Un tema espinoso, desde luego, del que nuestro compañero Carlos Boyero, que siempre escribe lo que piensa, le pese a quien le pese, pone los puntos sobre las íes en un texto que, por su valentía e interés, reproducimos: “Las primeras noticias que tuve de la existencia profesional de Enrique González Macho fueron películas rusas que él distribuía a través de una pequeña compañía. No me gustaban, siguen sin gustarme, llevo toda una vida sin intentar engañarme a mí mismo ni a los que leen lo que escribo. Tengo un olfato privilegiado para detectar la gilipollez, la impostura, lo que conviene decir y opinar en tiempos convenientes. Cuando vi ‘Dersu Uzala’, esa historia preciosa sobre un superviviente de la taiga que no ha perdido la generosidad y que Enrique se empeñó en estrenar, me ocurrieron las mejores sensaciones que te puede regalar el cine. En esa época, los aún más tontos que mezquinos dueños de una revista que se llamaba ‘Guía del ocio’ deciden en nombre de la suculenta publicidad que aportan las multinacionales que jamás voy a escribir mal de una película. Tarea impensable en mi caso, pero que me va a perseguir mediante la amenza y la censura en todos los periódicos en los que he trabajado. Me echan, me putean, juicios, más juicios, el niño malo contra la pared y sin cobrar. Y aparece un fulano que dirige Alta, al que suelo masacrar sus películas, que le notifica a mi asquerosa empresa que no volverá a meter publicidad en ella si yo no puedo escribir lo que pienso”.
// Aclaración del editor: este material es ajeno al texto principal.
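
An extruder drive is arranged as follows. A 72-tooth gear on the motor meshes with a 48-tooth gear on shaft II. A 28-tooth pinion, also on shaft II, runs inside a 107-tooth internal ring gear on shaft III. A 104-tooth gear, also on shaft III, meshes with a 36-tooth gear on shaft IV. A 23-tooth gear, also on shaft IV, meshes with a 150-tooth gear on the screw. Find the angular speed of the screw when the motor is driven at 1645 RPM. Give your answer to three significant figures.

286 RPM

gear mesh 48/72 = 0.66667 → 1645/0.66667 = 2467.5 RPM
internal gear 107/28 = 3.8214 → 2467.5/3.8214 = 645.7 RPM
gear mesh 36/104 = 0.34615 → 645.7/0.34615 = 1865.4 RPM
gear mesh 150/23 = 6.5217 → 1865.4/6.5217 = 286.02 RPM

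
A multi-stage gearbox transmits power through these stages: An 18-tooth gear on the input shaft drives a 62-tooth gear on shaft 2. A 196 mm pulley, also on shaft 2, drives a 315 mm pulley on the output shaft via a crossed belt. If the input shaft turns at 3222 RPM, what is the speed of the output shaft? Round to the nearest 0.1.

gear mesh 62/18 = 3.4444 → 3222/3.4444 = 935.42 RPM
belt 315/196 = 1.6071 → 935.42/1.6071 = 582.04 RPM

582.0 RPM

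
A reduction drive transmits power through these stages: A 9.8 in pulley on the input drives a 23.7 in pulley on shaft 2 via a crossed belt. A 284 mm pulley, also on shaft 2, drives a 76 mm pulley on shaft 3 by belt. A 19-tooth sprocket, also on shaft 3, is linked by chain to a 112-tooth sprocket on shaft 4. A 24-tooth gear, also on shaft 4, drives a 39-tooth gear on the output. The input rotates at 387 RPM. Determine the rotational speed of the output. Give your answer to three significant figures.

62.4 RPM

the input → shaft 2 (belt, 23.7/9.8): 387 ÷ 2.4184 = 160.03 RPM
shaft 2 → shaft 3 (belt, 76/284): 160.03 ÷ 0.26761 = 597.99 RPM
shaft 3 → shaft 4 (chain, 112/19): 597.99 ÷ 5.8947 = 101.44 RPM
shaft 4 → the output (gear mesh, 39/24): 101.44 ÷ 1.625 = 62.427 RPM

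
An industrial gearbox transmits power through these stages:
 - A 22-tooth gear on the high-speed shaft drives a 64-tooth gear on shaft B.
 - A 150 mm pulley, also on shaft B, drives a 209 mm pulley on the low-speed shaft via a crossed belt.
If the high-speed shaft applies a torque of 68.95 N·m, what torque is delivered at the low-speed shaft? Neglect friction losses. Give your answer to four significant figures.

279.5 N·m

Gear mesh: ratio = 64/22 = 2.9091; torque at shaft B = 68.95 × 2.9091 = 200.58 N·m.
Belt: ratio = 209/150 = 1.3933; torque at the low-speed shaft = 200.58 × 1.3933 = 279.48 N·m.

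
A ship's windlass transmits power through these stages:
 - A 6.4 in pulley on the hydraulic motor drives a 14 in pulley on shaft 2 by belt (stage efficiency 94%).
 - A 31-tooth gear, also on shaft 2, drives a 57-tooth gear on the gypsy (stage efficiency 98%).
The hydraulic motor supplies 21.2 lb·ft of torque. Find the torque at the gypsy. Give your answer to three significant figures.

78.6 lb·ft

Belt: ratio = 14/6.4 = 2.1875; torque at shaft 2 = 21.2 × 2.1875 × 0.94 = 43.592 lb·ft.
Gear mesh: ratio = 57/31 = 1.8387; torque at the gypsy = 43.592 × 1.8387 × 0.98 = 78.551 lb·ft.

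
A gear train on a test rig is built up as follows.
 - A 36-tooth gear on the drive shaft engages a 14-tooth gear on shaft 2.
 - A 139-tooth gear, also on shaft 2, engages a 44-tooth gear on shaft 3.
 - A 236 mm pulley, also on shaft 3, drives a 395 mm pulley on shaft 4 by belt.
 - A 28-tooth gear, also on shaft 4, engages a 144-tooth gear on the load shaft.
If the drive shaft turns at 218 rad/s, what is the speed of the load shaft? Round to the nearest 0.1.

gear mesh 14/36 = 0.38889 → 218/0.38889 = 560.57 rad/s
gear mesh 44/139 = 0.31655 → 560.57/0.31655 = 1770.9 rad/s
belt 395/236 = 1.6737 → 1770.9/1.6737 = 1058.1 rad/s
gear mesh 144/28 = 5.1429 → 1058.1/5.1429 = 205.73 rad/s

205.7 rad/s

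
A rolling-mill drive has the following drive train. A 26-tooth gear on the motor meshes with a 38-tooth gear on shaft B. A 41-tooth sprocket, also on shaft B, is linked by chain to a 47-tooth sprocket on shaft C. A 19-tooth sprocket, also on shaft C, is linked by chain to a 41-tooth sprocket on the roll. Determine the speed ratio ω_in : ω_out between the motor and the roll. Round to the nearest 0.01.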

Y termina Boyero: “Enrique volvería a reivindicar mi libertad cuando doscientos idiotas anónimos, encabezados por esos indomables profesionales del arte (o de la publicidad) llamados Erice y Guerin, lanzan su grotesco e inútil manifiesto exigiendo que cierren mi reaccionaria boca en el progresista periódico en el que me gano la vida. Posee autoridad moral. Enrique es el hombre que pudo reinar y reinó estrenando un cine en el que creía, jugándose la pasta y ganando mucha en épocas en las que determinada gente buscaba un cine distinto, en versión original, sabiendo que tenían acceso al cine de autor de cualquier parte. Y, por supuesto, podría contar cosas feroces del negocio fastuoso que supuso para tantos asesores culturales, comisarios, festivales, distribuidoras, parte de ese cine de autor que no interesaba a nadie con dos neuronas. Pero Enrique siempre lo eligió con cerebro. Que cierre su negocio es una verdadera tragedia. Para él y para nosotros”.